O Apanhador de Desperdícios de Manoel de Barros (PAS 3ª etapa )
O Apanhador de Desperdícios
Manoel de Barros
Uso a palavra para compor meus silêncios.
Não gosto das palavras
fatigadas de informar.
Dou mais respeito
às que vivem de barriga no chão
tipo água pedra sapo.
Entendo bem o sotaque das águas
Dou respeito às coisas desimportantes
e aos seres desimportantes.
Prezo insetos mais que aviões.
Prezo a velocidade
das tartarugas mais que a dos mísseis.
Tenho em mim esse atraso de nascença.
Eu fui aparelhado
para gostar de passarinhos.
Tenho abundância de ser feliz por isso.
Meu quintal é maior do que o mundo.
Sou um apanhador de desperdícios:
Amo os restos
como as boas moscas.
Queria que a minha voz tivesse um formato de canto.
Porque eu não sou da informática:
Eu sou da invencionática.
Só uso a palavra para compor meus silêncios.
(De “Memórias Inventadas: A Infância”)
Análise
O primeiro verso é de fato uma lição de vida: “Uso a palavra para compor meus silêncios. ” Primeiramente porque hoje é praticamente impossível viver “o silêncio”. Em qualquer lugar (urbano) há sempre diferentes tipos de barulhos e isso tem desgastado as pessoas.

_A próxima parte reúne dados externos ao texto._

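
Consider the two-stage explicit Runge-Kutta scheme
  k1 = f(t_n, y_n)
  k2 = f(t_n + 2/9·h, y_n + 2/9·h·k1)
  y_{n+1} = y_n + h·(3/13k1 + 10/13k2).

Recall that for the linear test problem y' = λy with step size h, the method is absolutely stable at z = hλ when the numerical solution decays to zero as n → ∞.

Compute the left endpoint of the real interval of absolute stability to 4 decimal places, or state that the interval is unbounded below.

Test eqn y'=λy, z=hλ:
  k1=λy_n ⇒ h·k1=z·y_n;  k2=λ(1+2/9z)y_n ⇒ h·k2=z(1+2/9z)y_n
  y_{n+1}/y_n = 1 + 3/13z + 10/13z(1+2/9z) = 1 + z + 20/117z²
  R(z) = 1 + z + 20/117z².

Solve |R(x)|<1 on ℝ⁻.
x=-1.54: |R|=0.1346
R=1: x+20/117x²=0 ⇒ x=−117/20=-5.8500; min R=1−1/(4·20/117)=-0.4625>−1
Confirm numerically:
  x=-5.117: |R|=0.35884 <1
  x=-4.219: |R|=0.17627 <1
  x=-4.017: |R|=0.25866 <1
  x=-3.864: |R|=0.31178 <1
  x=-6.445: |R|=1.65552 >1
  x=-6.196: |R|=1.36646 >1
Stable set (-5.8500, 0).

left endpoint -5.8500.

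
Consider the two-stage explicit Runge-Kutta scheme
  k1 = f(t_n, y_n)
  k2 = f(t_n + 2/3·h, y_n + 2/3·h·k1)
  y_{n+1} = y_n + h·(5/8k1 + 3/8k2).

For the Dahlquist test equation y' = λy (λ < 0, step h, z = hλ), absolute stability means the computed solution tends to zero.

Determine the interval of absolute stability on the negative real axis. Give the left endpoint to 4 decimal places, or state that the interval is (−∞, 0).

With y'=λy (z=hλ):
  k1=λy_n ⇒ h·k1=z·y_n;  k2=λ(1+2/3z)y_n ⇒ h·k2=z(1+2/3z)y_n
  y_{n+1}/y_n = 1 + 5/8z + 3/8z(1+2/3z) = 1 + z + 1/4z²
  ⇒ R(z) = 1 + z + 1/4z².

Need |R(x)|<1, x<0.
x=-0.55: |R|=0.5256
R=1: x+1/4x²=0 ⇒ x=−4=-4.0000; min R=1−1/(4·1/4)=0.0000>−1
Confirm numerically:
  x=-3.865: |R|=0.86956 <1
  x=-2.512: |R|=0.06554 <1
  x=-2.347: |R|=0.03010 <1
  x=-4.229: |R|=1.24211 >1
  x=-4.059: |R|=1.05987 >1
So |R|<1 on (-4.0000, 0).

z∈(-4.0000,0).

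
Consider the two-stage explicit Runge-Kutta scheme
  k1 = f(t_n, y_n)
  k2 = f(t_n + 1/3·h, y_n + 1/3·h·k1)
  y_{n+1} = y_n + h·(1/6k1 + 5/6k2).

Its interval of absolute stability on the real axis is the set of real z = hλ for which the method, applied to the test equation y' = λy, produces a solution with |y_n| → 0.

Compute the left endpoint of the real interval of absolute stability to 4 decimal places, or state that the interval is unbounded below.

z* = -3.6000.

Test eqn y'=λy, z=hλ:
  k1=λy_n ⇒ h·k1=z·y_n;  k2=λ(1+1/3z)y_n ⇒ h·k2=z(1+1/3z)y_n
  y_{n+1}/y_n = 1 + 1/6z + 5/6z(1+1/3z) = 1 + z + 5/18z²
  ⇒ R(z) = 1 + z + 5/18z².

Need |R(x)|<1, x<0.
x=-1.55: |R|=0.1174
R=1: x+5/18x²=0 ⇒ x=−18/5=-3.6000; min R=1−1/(4·5/18)=0.1000>−1
Confirm numerically:
  x=-3.403: |R|=0.81378 <1
  x=-2.846: |R|=0.40392 <1
  x=-2.757: |R|=0.35440 <1
  x=-2.243: |R|=0.15451 <1
  x=-4.043: |R|=1.49751 >1
  x=-3.862: |R|=1.28107 >1
  x=-3.789: |R|=1.19892 >1
So |R|<1 on (-3.6000, 0).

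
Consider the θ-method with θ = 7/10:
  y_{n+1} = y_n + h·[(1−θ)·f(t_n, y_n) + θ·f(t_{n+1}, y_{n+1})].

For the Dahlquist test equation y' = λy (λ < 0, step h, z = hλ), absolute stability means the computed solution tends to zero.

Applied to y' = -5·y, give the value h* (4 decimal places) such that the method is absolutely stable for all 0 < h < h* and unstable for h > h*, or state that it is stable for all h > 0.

Set f=λy, z=hλ:
  y_{n+1} = y_n + z·[3/10·y_n + 7/10·y_{n+1}] ⇒ (1 − 7/10z)y_{n+1} = (1 + 3/10z)y_n
  so R(z) = (1 + 3/10z)/(1 − 7/10z).

Find x<0 with |R(x)|<1.
x=-1.39: |R|=0.2955
x=-2: |R|=0.1667
x=-10: |R|=0.2500
x=-100: |R|=0.4085
θ=7/10≥1/2 ⇒ |1+3/10x|<|1−7/10x| ∀x<0 ⇒ interval (−∞,0).

interval (−∞, 0). Any h>0 works for λ=-5.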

Não parece ser da natureza humana existir dessa maneira. E hoje, o silêncio tem um preço alto. Se o quer, precisa pagar caro para usufruí-lo em hotéis fazendas ou recantos paradisíacos. Usar a palavra para compor silêncios é usar a palavra na medida correta, dosada, necessária e suficiente para satisfazer as pessoas, neste caso, o eu-lírico. Um economizador. E mais que isso: um apanhador de desperdícios. O que jogamos fora, ele apanha e dá valor.
E para deixar claro o posicionamento dele, nos revela a seguir que “Não gosto das palavras
fatigadas de informar. ” A sociedade contemporânea encontrou, por meio da globalização e da tecnologia, diferentes maneiras de acesso à informação e ao conhecimento. Entretanto, não podemos afirmar que esse novo comportamento trouxe benefícios ao indivíduo. Segundo o eu lírico, há uma fatiga nesse meio e, portanto, um desperdício, uma vez que toda sobra, todos os excessos, contribuem para a perda. O que fazer com esse universo virtual que temos hoje? Basta um enter ou um clique e temos à disposição o que quisermos de qualquer tempo ou espaço...E, em que sentido isso tem nos tornado melhores e mais felizes enquanto seres humanos?
Sem dúvidas, o poema nos chama a atenção nesse sentido e ainda dá a receita para nos fazer gente novamente: “Dou mais respeito às que vivem de barriga no chão”. Ora, a quem se refere o poeta? Sim. Às palavras mais simples, concretas, cotidianas e que estão em todo o lugar. As pedras são um bom exemplo. Não há lugar no mundo que não tenha pedras. Constata-se, a partir daí, que não é preciso estar em constante busca. Tudo o que precisamos, na medida, está a nosso dispor. A água, no poema de Manoel, também tem sotaque inteligível ao eu- lírico. Isso significa que ter à disposição de si um tempo para a natureza, é importante para não cometer desperdícios. E quantos de nós na correria do dia a dia paramos para “catar” coisas tão pequenas? Quantos de nós damos valor aos seres desimportantes? E quem são os seres desimportantes desse século? Provavelmente os marginalizados como os presidiários, os analfabetos, os deficientes, os mendigos...A lista de exclusão é grande. Coisas desimportantes, para a sociedade “ligada na tomada “, pode ser exatamente o que sequer observamos cotidianamente, como sentir tomar um copo de água demoradamente, gostosamente ...Ou então sentir a própria caminhada. Ou ainda valorizar alguém desimportante como quem arruma todos os dias a casa, lava, cozinha, passa e nunca recebe um obrigado, um reconhecimento.
Há um claro convite do eu-lírico para o leitor viver o tempo presente intensamente sendo um expectador de si mesmo e do mundo, sem pressa.
Pode-se perceber que a composição poética é bem delimitada. De um lado está o silêncio, água, pedra, sapo, insetos, tartarugas, passarinhos, quintal, restos, moscas, canto, invencionática. E do outro, aviões, velocidade, mísseis, informática... Podemos seguir um ou outro caminho. E qual deles poderá preencher a nossa existência?